21.03.2010 · Zeitarbeit ist das zentrale rechtssichere Mittel für Arbeitgeber, ihren Personalstand zu planen. Die Alternativen - befristete Einstellung, befristete Erhöhung der Arbeitszeit und variable Arbeitszeitdeputate - sind rechtlich komplex und damit riskant.

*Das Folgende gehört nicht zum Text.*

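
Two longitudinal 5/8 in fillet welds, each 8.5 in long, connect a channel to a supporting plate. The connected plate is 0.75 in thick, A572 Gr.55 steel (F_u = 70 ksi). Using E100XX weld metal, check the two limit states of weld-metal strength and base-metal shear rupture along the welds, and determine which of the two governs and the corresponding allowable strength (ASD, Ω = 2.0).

R_n/Ω ≈ 225 kips (weld metal governs)

E100XX → F_EXX = 100 ksi.
t_e = 0.707 × 0.625 = 0.4419 in; L = 17 in.
Weld metal: R_n/Ω = (1/2.0) × 0.6 × 100 × 0.4419 × 17 = 225.4 kips.
Base metal (shear rupture): R_n/Ω = (1/2.0) × 0.6 × 70 × 0.75 × 17 = 267.8 kips.
Governing: weld metal.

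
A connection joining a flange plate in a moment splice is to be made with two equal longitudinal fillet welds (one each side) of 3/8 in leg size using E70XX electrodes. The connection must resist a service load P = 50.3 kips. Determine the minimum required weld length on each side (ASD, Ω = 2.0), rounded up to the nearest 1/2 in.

E70XX → F_EXX = 70 ksi.
Throat t_e = 0.707 × 0.375 = 0.2651 in.
r_n/Ω = (0.6 × 70 × 0.2651) / 2.0 = 5.568 kip/in.
L_req = P / (r_n/Ω) = 50.3 / 5.568 = 9.034 in total.
Per side: 9.034 / 2 = 4.517 in.
Round up → use L = 5 in on each side.

L = 5 in on each side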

Von Volker RiebleZeitarbeit ist das zentrale rechtssichere Mittel für Arbeitgeber, ihren Personalstand zu planen. Die Alternativen - befristete Einstellung, befristete Erhöhung der Arbeitszeit und variable Arbeitszeitdeputate - sind rechtlich komplex und damit riskant. Selbst wenn der Arbeitnehmer seine Klage am Ende verliert - bleibt doch die Prozessbelastung, die für den Arbeitgeber erhebliche Kosten und Verwaltungsaufwand auslöst. Gerade die Zeitarbeit kann diesen Lästigkeitsfaktor vom Einsatzbetrieb fernhalten.
Das zeigt eine neue Entscheidung des Bundesarbeitsgerichts (Az.: 7 AZR 233/08). Die befristete Erhöhung der Arbeitszeit eines Nachrichtenredakteurs von 50 Prozent auf 100 Prozent der regelmäßigen Arbeitszeit wird einer beschränkt vorhersehbaren Angemessenheitsprüfung unterworfen. Insbesondere will das BAG der Befristung die Wirksamkeit versagen, wenn der Arbeitnehmer einen teilzeitrechtlichen Einstellungsvorrang genießt. Im konkreten Fall hat der Arbeitnehmer verloren, weil der Siebte Senat die arbeitsorganisatorischen Entscheidungen des Arbeitgebers für nachvollziehbar gehalten hat. Die Frage ist aber, ob ein vernünftiger Arbeitgeber sich diesem Risiko aussetzen will.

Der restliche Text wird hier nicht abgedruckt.